In alcuni casi, quando nascono bambine con clitoride ipertrofico, in ospedale si genera un po’ di confusione. Non è raro che le ostetriche non riescano a riconoscere subito se si tratti di una femmina o di un maschio.

Quando questo accade, si parla di DSD quindi di un disordine della differenziazione sessuale. In questi casi gli organi genitali non sono facilmente distinguibili e appaiono come in un limbo tra organi maschili e femminili.

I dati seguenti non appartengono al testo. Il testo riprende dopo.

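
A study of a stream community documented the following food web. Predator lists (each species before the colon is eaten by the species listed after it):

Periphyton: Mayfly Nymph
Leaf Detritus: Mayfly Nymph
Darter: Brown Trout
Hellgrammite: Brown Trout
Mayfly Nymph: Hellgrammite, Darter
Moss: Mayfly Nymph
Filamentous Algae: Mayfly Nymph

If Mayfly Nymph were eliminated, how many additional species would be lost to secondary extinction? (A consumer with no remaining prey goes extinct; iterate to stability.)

Remove Mayfly Nymph.
Round 1: Hellgrammite (all prey gone), Darter (all prey gone) → extinct.
Round 2: Brown Trout (all prey gone) → extinct.
No further losses. Total secondary extinctions: 3.

3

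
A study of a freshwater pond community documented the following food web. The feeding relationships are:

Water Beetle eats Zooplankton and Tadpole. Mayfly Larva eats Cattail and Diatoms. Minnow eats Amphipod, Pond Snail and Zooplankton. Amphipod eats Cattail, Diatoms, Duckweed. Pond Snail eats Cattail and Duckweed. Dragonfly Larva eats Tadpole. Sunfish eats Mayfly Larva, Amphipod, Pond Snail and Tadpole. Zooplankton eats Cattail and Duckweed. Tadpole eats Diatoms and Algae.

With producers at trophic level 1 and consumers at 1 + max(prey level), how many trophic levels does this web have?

Producers (level 1): Cattail, Duckweed, Diatoms, Algae.
Diatoms → Tadpole → Water Beetle gives Water Beetle level 3.
No species has a prey at level 3, so no species reaches level 4.

3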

L’incidenza è di 1 nuovo nato su 5.000 circa, non molti ma nemmeno pochissimi. Spesso chi soffre di questo problema va incontro a numerose conseguenze di natura:

  • Psicologica;
  • Legale;
  • Sessuale;
  • Sociale.

Molti non si riconoscono nel proprio sesso e si sentono confusi quando devono indicare il proprio genere oppure si sentono del genere opposto. In Italia esistono centri che possono aiutare i genitori e i loro bambini a superare tutti i problemi che dovessero comparire. Il trauma peggiore spesso è per i genitori che non riescono ad associare un genere al proprio piccolo.

Interventi e cura

Nel caso in cui sia stata fatta una diagnosi precoce, i medici cercano di intervenire tempestivamente per associare il genere al neonato ed evitargli una serie di problemi dovuti alla confusione e all’identificazione.

Ad oggi si cerca anche di non intervenire chirurgicamente e di cercare di utilizzare cure varie che si differenziano a seconda dell’approccio del medico. La situazione è risolvibile, va solo seguita con calma e dai medici giusti.